Bijvoorbeeld: “I am good at multitasking. I also write well and can complete reports well in a short time.” (Ik ben goed in multitasken. Ik schrijf ook goed en kan rapporten snel en goed afronden).
Enkele veelgebruikte woorden om sterke punten in het Engels te beschrijven:
- Om sterke punten te beschrijven: key skills (belangrijkste vaardigheden), talents (talenten), abilities (vaardigheden), competencies (competenties), knowledge (kennis), things you do really well (dingen die je echt goed doet).
- Manieren van uitdrukken: excel in/at (uitblinken in), asset to (een aanwinst voor), bring to the table (bijdragen), good at (goed in), do well (goed doen).
- Werkwoorden: planning (plannen), organizing (organiseren), monitoring (monitoren), managing (managen), evaluating (evalueren), budgeting (budgetteren), inspiring (inspireren), developing (ontwikkelen), encouraging (aanmoedigen), coaching (coachen), holding others accountable (verantwoordelijk houden).
- Bijvoeglijke naamwoorden: multicultural (multicultureel), bilingual (tweetalig), multilingual (meertalig), global (wereldwijd), culturally diverse (cultureel divers).

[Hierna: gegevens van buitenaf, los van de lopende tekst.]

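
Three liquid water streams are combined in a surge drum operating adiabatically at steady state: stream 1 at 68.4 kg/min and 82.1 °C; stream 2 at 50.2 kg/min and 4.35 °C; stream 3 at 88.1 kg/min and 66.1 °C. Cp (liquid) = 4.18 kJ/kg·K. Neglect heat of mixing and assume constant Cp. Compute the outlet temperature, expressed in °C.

T_out = 56.4 °C

No heat crosses the boundary, so H_out = H_in.
Σ ṁᵢCp,ᵢTᵢ = 68.4×4.18×82.1 + 50.2×4.18×4.35 + 88.1×4.18×66.1 = 48728
Σ ṁᵢCp,ᵢ = 68.4×4.18 + 50.2×4.18 + 88.1×4.18 = 864.01
T_out = 48728 / 864.01 = 56.398 °C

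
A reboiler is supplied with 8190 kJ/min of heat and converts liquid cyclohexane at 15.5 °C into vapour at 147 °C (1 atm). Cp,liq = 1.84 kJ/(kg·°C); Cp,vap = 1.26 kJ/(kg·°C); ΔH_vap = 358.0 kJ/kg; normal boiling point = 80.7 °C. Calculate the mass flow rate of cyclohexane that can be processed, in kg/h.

ṁ = 875 kg/h

Δh = 1.84×(80.7−15.5) + 358.0 + 1.26×(147−80.7) = 561.51 kJ/kg
Q = 8190 kJ/min = 136.5 kJ/s = 491400 kJ/h
ṁ = Q/Δh = 491400 / 561.51 = 875.15 kg/h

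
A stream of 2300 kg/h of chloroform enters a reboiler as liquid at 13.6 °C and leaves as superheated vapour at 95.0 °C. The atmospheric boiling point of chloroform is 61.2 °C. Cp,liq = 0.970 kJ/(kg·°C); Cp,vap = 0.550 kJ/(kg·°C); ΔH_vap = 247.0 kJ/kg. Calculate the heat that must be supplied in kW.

Q = 199 kW

liquid 13.6→61.2 °C: 46.172 kJ/kg
vaporisation at 61.2 °C: 247 kJ/kg
vapour 61.2→95.0 °C: 18.59 kJ/kg
Δh = 46.172 + 247 + 18.59 = 311.76 kJ/kg
Q = ṁ·Δh = 2300 kg/h × 311.76 kJ/kg = 717050 kJ/h
|Q| = 199.18 kW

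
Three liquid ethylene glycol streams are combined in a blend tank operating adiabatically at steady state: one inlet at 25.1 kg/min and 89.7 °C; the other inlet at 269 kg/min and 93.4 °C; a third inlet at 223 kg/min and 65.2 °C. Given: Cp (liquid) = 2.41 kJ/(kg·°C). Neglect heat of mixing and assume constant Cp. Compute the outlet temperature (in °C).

T_out = 81.1 °C

Adiabatic, steady state ⇒ Σ ṁᵢCp,ᵢ(T_out − Tᵢ) = 0
T_out = Σ ṁᵢCp,ᵢTᵢ / Σ ṁᵢCp,ᵢ
      = 101020 / 1246.2 = 81.059 °C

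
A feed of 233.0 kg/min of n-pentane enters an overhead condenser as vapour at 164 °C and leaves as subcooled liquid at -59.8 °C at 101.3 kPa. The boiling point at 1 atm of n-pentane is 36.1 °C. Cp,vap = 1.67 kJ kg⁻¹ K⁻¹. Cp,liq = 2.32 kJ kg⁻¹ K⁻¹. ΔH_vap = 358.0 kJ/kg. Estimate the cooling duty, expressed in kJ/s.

Q_c = 3080 kJ/s

vapour 164→36.1 °C: -213.59 kJ/kg
condensation at 36.1 °C: -358 kJ/kg
liquid 36.1→-59.8 °C: -222.49 kJ/kg
Δh = -213.59 + -358 + -222.49 = -794.08 kJ/kg
Q = ṁ·Δh = 233.0 kg/min × -794.08 kJ/kg = -185020 kJ/min
|Q| = 3083.7 kW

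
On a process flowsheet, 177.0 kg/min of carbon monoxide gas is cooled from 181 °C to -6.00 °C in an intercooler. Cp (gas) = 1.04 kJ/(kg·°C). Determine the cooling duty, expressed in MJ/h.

Q_c = 2070 MJ/h

Q = ṁ·Cp·ΔT = 177.0 × 1.04 × (-6.00 − 181) = -34423 kJ/min
Converting: 34423 / 60 s = 573.72 kW
Cooling duty = 2065.4 MJ/h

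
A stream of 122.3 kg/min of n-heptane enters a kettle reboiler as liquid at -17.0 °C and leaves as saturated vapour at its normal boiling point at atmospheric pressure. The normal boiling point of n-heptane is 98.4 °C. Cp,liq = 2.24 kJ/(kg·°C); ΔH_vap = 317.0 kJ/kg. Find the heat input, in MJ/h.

Q = 4220 MJ/h

liquid -17.0→98.4 °C: 258.5 kJ/kg
vaporisation at 98.4 °C: 317 kJ/kg
Δh = 258.5 + 317 = 575.5 kJ/kg
Q = ṁ·Δh = 122.3 kg/min × 575.5 kJ/kg = 70383 kJ/min
|Q| = 1173.1 kW = 4223 MJ/h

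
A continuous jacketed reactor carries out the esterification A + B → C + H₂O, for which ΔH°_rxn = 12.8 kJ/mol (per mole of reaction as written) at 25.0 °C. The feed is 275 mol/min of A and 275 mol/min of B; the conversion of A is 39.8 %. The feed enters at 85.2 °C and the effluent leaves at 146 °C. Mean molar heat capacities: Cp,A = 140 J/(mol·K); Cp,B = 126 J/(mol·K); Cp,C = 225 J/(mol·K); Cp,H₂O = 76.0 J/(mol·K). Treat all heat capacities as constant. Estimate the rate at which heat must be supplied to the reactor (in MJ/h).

Extent of reaction ξ = 0.398 × 275 = 109.45 mol/min
Reaction term: ξ·ΔH°_rxn = 109.45 × 12.8 = 1401 kJ/min
Sensible, feed 85.2→25 °C: -4403.6 kJ/min
Outlet flows (mol/min): A 165.55, B 165.55, C 109.45, H₂O 109.45
Sensible, products 25→146 °C: 9314.7 kJ/min
Q = ΔH = 6312 kJ/min = 105.2 kW
Heat supplied = 378.72 MJ/h

Q_in = 379 MJ/h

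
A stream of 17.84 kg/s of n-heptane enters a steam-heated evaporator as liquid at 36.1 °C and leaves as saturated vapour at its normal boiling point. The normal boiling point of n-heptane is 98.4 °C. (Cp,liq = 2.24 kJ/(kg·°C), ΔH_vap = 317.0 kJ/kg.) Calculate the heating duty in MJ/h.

Q = 29300 MJ/h

liquid 36.1→98.4 °C: 139.55 kJ/kg
vaporisation at 98.4 °C: 317 kJ/kg
Δh = 139.55 + 317 = 456.55 kJ/kg
Q = ṁ·Δh = 17.84 kg/s × 456.55 kJ/kg = 8144.9 kJ/s
|Q| = 8144.9 kW = 29322 MJ/h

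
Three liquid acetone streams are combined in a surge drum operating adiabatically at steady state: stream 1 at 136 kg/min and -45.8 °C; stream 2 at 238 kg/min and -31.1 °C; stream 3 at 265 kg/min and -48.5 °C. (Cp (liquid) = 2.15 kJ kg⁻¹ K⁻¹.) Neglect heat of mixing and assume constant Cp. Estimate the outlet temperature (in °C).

Adiabatic, steady state ⇒ Σ ṁᵢCp,ᵢ(T_out − Tᵢ) = 0
T_out = Σ ṁᵢCp,ᵢTᵢ / Σ ṁᵢCp,ᵢ
      = -56939 / 1373.8 = -41.445 °C

T_out = -41.4 °C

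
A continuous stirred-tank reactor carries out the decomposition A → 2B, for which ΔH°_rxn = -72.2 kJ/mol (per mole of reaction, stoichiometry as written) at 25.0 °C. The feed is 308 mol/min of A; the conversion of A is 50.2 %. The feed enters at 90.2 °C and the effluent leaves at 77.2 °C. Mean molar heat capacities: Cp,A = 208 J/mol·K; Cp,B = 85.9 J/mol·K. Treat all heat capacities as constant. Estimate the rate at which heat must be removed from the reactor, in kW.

Q_out = 205 kW

Extent of reaction ξ = 0.502 × 308 = 154.62 mol/min
Reaction term: ξ·ΔH°_rxn = 154.62 × -72.2 = -11163 kJ/min
Sensible, feed 90.2→25 °C: -4177 kJ/min
Outlet flows (mol/min): A 153.38, B 309.23
Sensible, products 25→77.2 °C: 3052 kJ/min
Q = ΔH = -12288 kJ/min = -204.8 kW
Heat removed = 204.8 kW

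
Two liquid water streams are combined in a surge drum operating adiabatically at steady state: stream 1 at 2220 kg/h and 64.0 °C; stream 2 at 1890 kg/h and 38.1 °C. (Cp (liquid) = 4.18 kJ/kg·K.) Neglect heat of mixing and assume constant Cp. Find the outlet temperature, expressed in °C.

Adiabatic, steady state ⇒ Σ ṁᵢCp,ᵢ(T_out − Tᵢ) = 0
Σ ṁᵢCp,ᵢTᵢ = 2220×4.18×64.0 + 1890×4.18×38.1 = 894890
Σ ṁᵢCp,ᵢ = 2220×4.18 + 1890×4.18 = 17180
T_out = 894890 / 17180 = 52.09 °C

T_out = 52.1 °C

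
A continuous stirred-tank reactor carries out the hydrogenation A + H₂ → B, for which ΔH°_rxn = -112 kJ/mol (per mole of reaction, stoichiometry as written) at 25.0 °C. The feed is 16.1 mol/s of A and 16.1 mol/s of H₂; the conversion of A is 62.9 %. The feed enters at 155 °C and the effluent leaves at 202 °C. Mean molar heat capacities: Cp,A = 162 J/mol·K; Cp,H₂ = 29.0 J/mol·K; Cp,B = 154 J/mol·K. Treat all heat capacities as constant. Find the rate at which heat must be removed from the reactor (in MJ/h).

Extent of reaction ξ = 0.629 × 16.1 = 10.127 mol/s
Reaction term: ξ·ΔH°_rxn = 10.127 × -112 = -1134.2 kJ/s
Sensible, feed 155→25 °C: -399.76 kJ/s
Outlet flows (mol/s): A 5.9731, H₂ 5.9731, B 10.127
Sensible, products 25→202 °C: 477.97 kJ/s
Q = ΔH = -1056 kJ/s = -1056 kW
Heat removed = 3801.6 MJ/h

Q_out = 3800 MJ/h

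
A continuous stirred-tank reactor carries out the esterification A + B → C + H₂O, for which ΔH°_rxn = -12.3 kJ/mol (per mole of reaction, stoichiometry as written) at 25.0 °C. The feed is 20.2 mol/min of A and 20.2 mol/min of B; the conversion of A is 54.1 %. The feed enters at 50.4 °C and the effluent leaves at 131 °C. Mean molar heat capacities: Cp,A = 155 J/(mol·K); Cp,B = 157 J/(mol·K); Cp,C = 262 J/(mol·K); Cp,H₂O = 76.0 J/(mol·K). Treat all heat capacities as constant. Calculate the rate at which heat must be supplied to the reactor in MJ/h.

Extent of reaction ξ = 0.541 × 20.2 = 10.928 mol/min
Reaction term: ξ·ΔH°_rxn = 10.928 × -12.3 = -134.42 kJ/min
Sensible, feed 50.4→25 °C: -160.08 kJ/min
Outlet flows (mol/min): A 9.2718, B 9.2718, C 10.928, H₂O 10.928
Sensible, products 25→131 °C: 698.17 kJ/min
Q = ΔH = 403.67 kJ/min = 6.7279 kW
Heat supplied = 24.22 MJ/h

Q_in = 24.2 MJ/h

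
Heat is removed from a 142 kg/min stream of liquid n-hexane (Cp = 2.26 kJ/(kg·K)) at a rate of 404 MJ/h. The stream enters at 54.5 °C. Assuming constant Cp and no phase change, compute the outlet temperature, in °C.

T_out = 33.5 °C

Q = 404 MJ/h = 6733.3 kJ/min
ΔT = Q/(ṁ·Cp) = 6733.3/(142×2.26) = 20.981 K
T_out = 54.5 − 20.981 = 33.519 °C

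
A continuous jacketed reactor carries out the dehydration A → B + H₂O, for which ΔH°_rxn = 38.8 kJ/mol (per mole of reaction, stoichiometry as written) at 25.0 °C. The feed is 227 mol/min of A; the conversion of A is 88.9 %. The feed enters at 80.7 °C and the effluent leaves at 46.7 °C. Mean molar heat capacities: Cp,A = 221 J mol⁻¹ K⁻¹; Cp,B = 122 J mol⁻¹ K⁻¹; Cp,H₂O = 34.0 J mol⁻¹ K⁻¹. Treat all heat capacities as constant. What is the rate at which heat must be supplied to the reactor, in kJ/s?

Extent of reaction ξ = 0.889 × 227 = 201.8 mol/min
Reaction term: ξ·ΔH°_rxn = 201.8 × 38.8 = 7830 kJ/min
Sensible, feed 80.7→25 °C: -2794.3 kJ/min
Outlet flows (mol/min): A 25.197, B 201.8, H₂O 201.8
Sensible, products 25→46.7 °C: 803.98 kJ/min
Q = ΔH = 5839.6 kJ/min = 97.327 kW
Heat supplied = 97.327 kJ/s

Q_in = 97.3 kJ/s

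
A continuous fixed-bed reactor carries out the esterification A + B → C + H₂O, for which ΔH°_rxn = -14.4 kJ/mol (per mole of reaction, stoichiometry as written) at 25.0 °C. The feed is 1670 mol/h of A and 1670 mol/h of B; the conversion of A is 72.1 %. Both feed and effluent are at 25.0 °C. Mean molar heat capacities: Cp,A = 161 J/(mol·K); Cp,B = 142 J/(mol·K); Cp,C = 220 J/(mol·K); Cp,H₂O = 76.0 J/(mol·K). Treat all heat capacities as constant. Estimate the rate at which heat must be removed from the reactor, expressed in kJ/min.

Q_out = 289 kJ/min

Extent of reaction ξ = 0.721 × 1670 = 1204.1 mol/h
Reaction term: ξ·ΔH°_rxn = 1204.1 × -14.4 = -17339 kJ/h
Q = ΔH = -17339 kJ/h = -4.8163 kW
Heat removed = 288.98 kJ/min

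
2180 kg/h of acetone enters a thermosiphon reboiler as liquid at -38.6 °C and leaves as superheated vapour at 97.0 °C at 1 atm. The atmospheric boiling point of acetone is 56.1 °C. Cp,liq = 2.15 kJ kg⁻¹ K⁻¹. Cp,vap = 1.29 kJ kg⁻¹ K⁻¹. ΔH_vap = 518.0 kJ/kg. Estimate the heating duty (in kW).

liquid -38.6→56.1 °C: 203.6 kJ/kg
vaporisation at 56.1 °C: 518 kJ/kg
vapour 56.1→97.0 °C: 52.761 kJ/kg
Δh = 203.6 + 518 + 52.761 = 774.37 kJ/kg
Q = ṁ·Δh = 2180 kg/h × 774.37 kJ/kg = 1.6881e+06 kJ/h
|Q| = 468.92 kW

Q = 469 kW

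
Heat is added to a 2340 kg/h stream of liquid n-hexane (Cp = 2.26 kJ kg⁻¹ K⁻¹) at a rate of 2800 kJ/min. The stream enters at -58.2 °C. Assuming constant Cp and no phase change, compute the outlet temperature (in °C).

Q = 2800 kJ/min = 168000 kJ/h
ΔT = Q/(ṁ·Cp) = 168000/(2340×2.26) = 31.768 K
T_out = -58.2 + 31.768 = -26.432 °C

T_out = -26.4 °C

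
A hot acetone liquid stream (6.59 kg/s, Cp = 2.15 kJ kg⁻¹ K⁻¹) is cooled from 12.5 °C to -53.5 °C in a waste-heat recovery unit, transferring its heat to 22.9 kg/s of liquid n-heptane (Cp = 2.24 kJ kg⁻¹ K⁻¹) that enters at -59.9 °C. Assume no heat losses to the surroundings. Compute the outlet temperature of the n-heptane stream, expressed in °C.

T_c,out = -41.7 °C

Heat released by hot stream: Q = 6.59 × 2.15 × (12.5 − -53.5) = 935.12 kJ/s
Energy balance on cold side (adiabatic exchanger): Q = ṁ_c·Cp_c·(T_c,out − T_c,in)
T_c,out = -59.9 + 935.12/(22.9 × 2.24) = -41.67 °C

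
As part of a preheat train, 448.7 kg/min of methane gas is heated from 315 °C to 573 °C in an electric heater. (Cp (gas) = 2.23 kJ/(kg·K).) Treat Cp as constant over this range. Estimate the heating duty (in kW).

Q = 4300 kW

Q = ṁ·Cp·ΔT = 448.7 × 2.23 × (573 − 315) = 258160 kJ/min
Converting: 258160 / 60 s = 4302.6 kW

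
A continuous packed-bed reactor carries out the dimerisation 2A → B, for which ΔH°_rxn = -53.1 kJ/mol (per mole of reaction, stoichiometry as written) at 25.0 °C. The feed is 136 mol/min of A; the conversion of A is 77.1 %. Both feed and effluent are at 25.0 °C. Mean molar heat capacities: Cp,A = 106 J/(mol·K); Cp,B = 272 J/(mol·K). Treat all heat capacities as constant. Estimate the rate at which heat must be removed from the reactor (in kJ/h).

Q_out = 167000 kJ/h

Extent of reaction ξ = 0.771 × 136 / 2 = 52.428 mol/min
Reaction term: ξ·ΔH°_rxn = 52.428 × -53.1 = -2783.9 kJ/min
Q = ΔH = -2783.9 kJ/min = -46.399 kW
Heat removed = 167040 kJ/h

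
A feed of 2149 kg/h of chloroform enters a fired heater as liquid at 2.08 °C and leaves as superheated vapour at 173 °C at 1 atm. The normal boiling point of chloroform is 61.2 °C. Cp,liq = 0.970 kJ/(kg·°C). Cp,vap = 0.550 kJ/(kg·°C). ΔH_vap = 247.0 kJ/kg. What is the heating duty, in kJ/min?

Q = 13100 kJ/min

liquid 2.08→61.2 °C: 57.346 kJ/kg
vaporisation at 61.2 °C: 247 kJ/kg
vapour 61.2→173 °C: 61.49 kJ/kg
Δh = 57.346 + 247 + 61.49 = 365.84 kJ/kg
Q = ṁ·Δh = 2149 kg/h × 365.84 kJ/kg = 786180 kJ/h
|Q| = 218.38 kW = 13103 kJ/min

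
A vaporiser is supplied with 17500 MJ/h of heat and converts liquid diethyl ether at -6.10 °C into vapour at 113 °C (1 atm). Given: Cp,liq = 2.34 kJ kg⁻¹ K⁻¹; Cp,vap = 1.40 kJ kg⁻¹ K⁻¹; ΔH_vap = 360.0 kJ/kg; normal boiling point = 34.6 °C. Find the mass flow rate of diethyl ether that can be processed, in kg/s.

ṁ = 8.60 kg/s

Δh = 2.34×(34.6−-6.10) + 360.0 + 1.40×(113−34.6) = 565 kJ/kg
Q = 17500 MJ/h = 4861.1 kJ/s = 4861.1 kJ/s
ṁ = Q/Δh = 4861.1 / 565 = 8.6038 kg/s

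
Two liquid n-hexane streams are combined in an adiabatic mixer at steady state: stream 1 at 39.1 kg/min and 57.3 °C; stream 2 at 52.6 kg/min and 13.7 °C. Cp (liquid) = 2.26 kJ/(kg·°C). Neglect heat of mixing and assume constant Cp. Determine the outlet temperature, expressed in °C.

Energy balance with Q = 0: Σ ṁᵢCp,ᵢ(T_out − Tᵢ) = 0
T_out = Σ ṁᵢCp,ᵢTᵢ / Σ ṁᵢCp,ᵢ
      = 6692 / 207.24 = 32.291 °C

T_out = 32.3 °C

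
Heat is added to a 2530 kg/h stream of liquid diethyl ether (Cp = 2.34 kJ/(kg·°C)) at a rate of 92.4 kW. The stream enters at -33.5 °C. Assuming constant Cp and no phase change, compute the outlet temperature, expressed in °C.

T_out = 22.7 °C

Q = 92.4 kW = 332640 kJ/h
ΔT = Q/(ṁ·Cp) = 332640/(2530×2.34) = 56.187 K
T_out = -33.5 + 56.187 = 22.687 °C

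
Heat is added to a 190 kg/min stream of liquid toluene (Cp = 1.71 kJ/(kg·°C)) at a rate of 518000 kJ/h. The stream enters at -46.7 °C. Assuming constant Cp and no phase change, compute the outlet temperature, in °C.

T_out = -20.1 °C

Q = 518000 kJ/h = 8633.3 kJ/min
ΔT = Q/(ṁ·Cp) = 8633.3/(190×1.71) = 26.572 K
T_out = -46.7 + 26.572 = -20.128 °C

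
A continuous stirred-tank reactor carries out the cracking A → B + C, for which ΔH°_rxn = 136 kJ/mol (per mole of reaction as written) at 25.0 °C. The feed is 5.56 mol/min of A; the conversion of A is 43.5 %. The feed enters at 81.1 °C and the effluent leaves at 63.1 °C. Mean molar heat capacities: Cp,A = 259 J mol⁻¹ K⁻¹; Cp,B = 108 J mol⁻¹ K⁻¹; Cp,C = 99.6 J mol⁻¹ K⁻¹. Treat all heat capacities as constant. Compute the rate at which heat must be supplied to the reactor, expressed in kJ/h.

Q_in = 17900 kJ/h

Extent of reaction ξ = 0.435 × 5.56 = 2.4186 mol/min
Reaction term: ξ·ΔH°_rxn = 2.4186 × 136 = 328.93 kJ/min
Sensible, feed 81.1→25 °C: -80.786 kJ/min
Outlet flows (mol/min): A 3.1414, B 2.4186, C 2.4186
Sensible, products 25→63.1 °C: 50.129 kJ/min
Q = ΔH = 298.27 kJ/min = 4.9712 kW
Heat supplied = 17896 kJ/h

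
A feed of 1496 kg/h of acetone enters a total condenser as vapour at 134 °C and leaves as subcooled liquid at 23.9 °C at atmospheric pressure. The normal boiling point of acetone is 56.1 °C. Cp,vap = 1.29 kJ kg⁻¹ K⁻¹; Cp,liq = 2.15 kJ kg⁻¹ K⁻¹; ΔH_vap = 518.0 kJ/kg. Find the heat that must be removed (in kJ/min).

Q_c = 17100 kJ/min

vapour 134→56.1 °C: -100.49 kJ/kg
condensation at 56.1 °C: -518 kJ/kg
liquid 56.1→23.9 °C: -69.23 kJ/kg
Δh = -100.49 + -518 + -69.23 = -687.72 kJ/kg
Q = ṁ·Δh = 1496 kg/h × -687.72 kJ/kg = -1.0288e+06 kJ/h
|Q| = 285.79 kW = 17147 kJ/min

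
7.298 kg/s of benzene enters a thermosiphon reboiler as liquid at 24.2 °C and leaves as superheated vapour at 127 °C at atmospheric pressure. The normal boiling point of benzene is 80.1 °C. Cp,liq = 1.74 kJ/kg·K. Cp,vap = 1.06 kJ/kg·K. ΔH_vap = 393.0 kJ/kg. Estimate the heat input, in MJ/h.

Q = 14200 MJ/h

liquid 24.2→80.1 °C: 97.266 kJ/kg
vaporisation at 80.1 °C: 393 kJ/kg
vapour 80.1→127 °C: 49.714 kJ/kg
Δh = 97.266 + 393 + 49.714 = 539.98 kJ/kg
Q = ṁ·Δh = 7.298 kg/s × 539.98 kJ/kg = 3940.8 kJ/s
|Q| = 3940.8 kW = 14187 MJ/h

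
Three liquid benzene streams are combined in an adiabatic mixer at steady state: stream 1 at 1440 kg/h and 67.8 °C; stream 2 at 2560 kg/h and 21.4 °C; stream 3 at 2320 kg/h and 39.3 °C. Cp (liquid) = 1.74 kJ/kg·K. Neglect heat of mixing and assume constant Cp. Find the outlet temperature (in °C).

Energy balance with Q = 0: Σ ṁᵢCp,ᵢ(T_out − Tᵢ) = 0
T_out = Σ ṁᵢCp,ᵢTᵢ / Σ ṁᵢCp,ᵢ
      = 423850 / 10997 = 38.543 °C

T_out = 38.5 °C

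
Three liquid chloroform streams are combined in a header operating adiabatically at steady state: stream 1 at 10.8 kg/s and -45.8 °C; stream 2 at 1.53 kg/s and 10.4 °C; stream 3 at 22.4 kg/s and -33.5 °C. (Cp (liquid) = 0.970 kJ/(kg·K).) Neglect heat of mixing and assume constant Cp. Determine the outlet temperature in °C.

Energy balance with Q = 0: Σ ṁᵢCp,ᵢ(T_out − Tᵢ) = 0
Σ ṁᵢCp,ᵢTᵢ = 10.8×0.970×-45.8 + 1.53×0.970×10.4 + 22.4×0.970×-33.5 = -1192.3
Σ ṁᵢCp,ᵢ = 10.8×0.970 + 1.53×0.970 + 22.4×0.970 = 33.688
T_out = -1192.3 / 33.688 = -35.391 °C

T_out = -35.4 °C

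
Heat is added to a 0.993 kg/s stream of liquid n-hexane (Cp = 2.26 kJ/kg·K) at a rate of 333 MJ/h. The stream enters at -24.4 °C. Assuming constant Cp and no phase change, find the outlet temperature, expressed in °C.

T_out = 16.8 °C

Q = 333 MJ/h = 92.5 kJ/s
ΔT = Q/(ṁ·Cp) = 92.5/(0.993×2.26) = 41.218 K
T_out = -24.4 + 41.218 = 16.818 °C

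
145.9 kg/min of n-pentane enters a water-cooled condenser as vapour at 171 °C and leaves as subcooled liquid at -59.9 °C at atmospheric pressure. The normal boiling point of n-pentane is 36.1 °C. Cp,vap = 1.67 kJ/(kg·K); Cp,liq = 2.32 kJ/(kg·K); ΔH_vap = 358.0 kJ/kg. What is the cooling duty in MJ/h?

vapour 171→36.1 °C: -225.28 kJ/kg
condensation at 36.1 °C: -358 kJ/kg
liquid 36.1→-59.9 °C: -222.72 kJ/kg
Δh = -225.28 + -358 + -222.72 = -806 kJ/kg
Q = ṁ·Δh = 145.9 kg/min × -806 kJ/kg = -117600 kJ/min
|Q| = 1959.9 kW = 7055.8 MJ/h

Q_c = 7060 MJ/h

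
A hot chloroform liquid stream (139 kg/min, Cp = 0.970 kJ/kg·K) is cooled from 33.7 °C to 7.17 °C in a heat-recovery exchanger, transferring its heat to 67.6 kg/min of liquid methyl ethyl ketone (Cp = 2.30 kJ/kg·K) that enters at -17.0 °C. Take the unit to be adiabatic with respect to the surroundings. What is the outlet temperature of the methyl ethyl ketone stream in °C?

T_c,out = 6.01 °C

Heat released by hot stream: Q = 139 × 0.970 × (33.7 − 7.17) = 3577 kJ/min
Energy balance on cold side (adiabatic exchanger): Q = ṁ_c·Cp_c·(T_c,out − T_c,in)
T_c,out = -17.0 + 3577/(67.6 × 2.30) = 6.0064 °C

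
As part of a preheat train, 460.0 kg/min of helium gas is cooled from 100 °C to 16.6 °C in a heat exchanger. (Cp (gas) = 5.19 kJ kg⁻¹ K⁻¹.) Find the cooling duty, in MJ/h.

Q_c = 11900 MJ/h

Q = ṁ·Cp·ΔT = 460.0 × 5.19 × (16.6 − 100) = -199110 kJ/min
Converting: 199110 / 60 s = 3318.5 kW
Cooling duty = 11947 MJ/h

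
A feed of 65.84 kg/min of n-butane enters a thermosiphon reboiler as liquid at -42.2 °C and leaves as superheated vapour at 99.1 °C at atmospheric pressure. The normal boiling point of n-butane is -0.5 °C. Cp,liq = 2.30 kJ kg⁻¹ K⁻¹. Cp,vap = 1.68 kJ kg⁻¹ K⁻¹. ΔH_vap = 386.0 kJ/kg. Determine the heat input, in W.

Q = 712000 W

liquid -42.2→-0.5 °C: 95.91 kJ/kg
vaporisation at -0.5 °C: 386 kJ/kg
vapour -0.5→99.1 °C: 167.33 kJ/kg
Δh = 95.91 + 386 + 167.33 = 649.24 kJ/kg
Q = ṁ·Δh = 65.84 kg/min × 649.24 kJ/kg = 42746 kJ/min
|Q| = 712.43 kW = 712430 W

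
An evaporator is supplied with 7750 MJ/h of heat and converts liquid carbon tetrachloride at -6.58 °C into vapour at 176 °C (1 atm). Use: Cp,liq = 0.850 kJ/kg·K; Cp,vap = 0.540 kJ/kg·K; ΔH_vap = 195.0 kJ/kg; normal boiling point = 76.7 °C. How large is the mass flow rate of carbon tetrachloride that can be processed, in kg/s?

ṁ = 6.74 kg/s

Δh = 0.850×(76.7−-6.58) + 195.0 + 0.540×(176−76.7) = 319.41 kJ/kg
Q = 7750 MJ/h = 2152.8 kJ/s = 2152.8 kJ/s
ṁ = Q/Δh = 2152.8 / 319.41 = 6.7399 kg/s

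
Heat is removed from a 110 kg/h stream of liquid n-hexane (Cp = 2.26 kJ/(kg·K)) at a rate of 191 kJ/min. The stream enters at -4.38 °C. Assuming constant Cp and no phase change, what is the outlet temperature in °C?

Q = 191 kJ/min = 11460 kJ/h
ΔT = Q/(ṁ·Cp) = 11460/(110×2.26) = 46.098 K
T_out = -4.38 − 46.098 = -50.478 °C

T_out = -50.5 °C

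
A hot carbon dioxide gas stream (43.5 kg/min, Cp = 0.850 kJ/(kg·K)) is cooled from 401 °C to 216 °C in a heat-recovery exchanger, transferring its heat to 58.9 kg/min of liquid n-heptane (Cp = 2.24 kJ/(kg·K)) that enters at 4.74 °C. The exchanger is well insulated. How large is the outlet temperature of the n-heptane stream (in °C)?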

Zwakke punten zijn vaak gerelateerd aan sterke punten. Als je sterke punt bijvoorbeeld is dat je altijd deadlines haalt, kan je zwakke punt zijn dat je details mist door te snel te werken. Omgekeerd, als je sterke punt is dat je zeer nauwkeurig en gedetailleerd werkt, kan je zwakke punt zijn dat je soms deadlines mist. Begin je antwoord op een vraag over zwakke punten met een frequentiewoord zoals: “sometimes” (soms), “occasionally” (af en toe) of “at times” (soms) en leg uit dat het zwakke punt alleen in specifieke situaties voorkomt. Wees eerlijk over je zwakke punt en deel je plan om het te verbeteren, bijvoorbeeld door je zakelijk Engels te verbeteren door regelmatig financiële kranten te lezen en nieuwe woorden op te zoeken.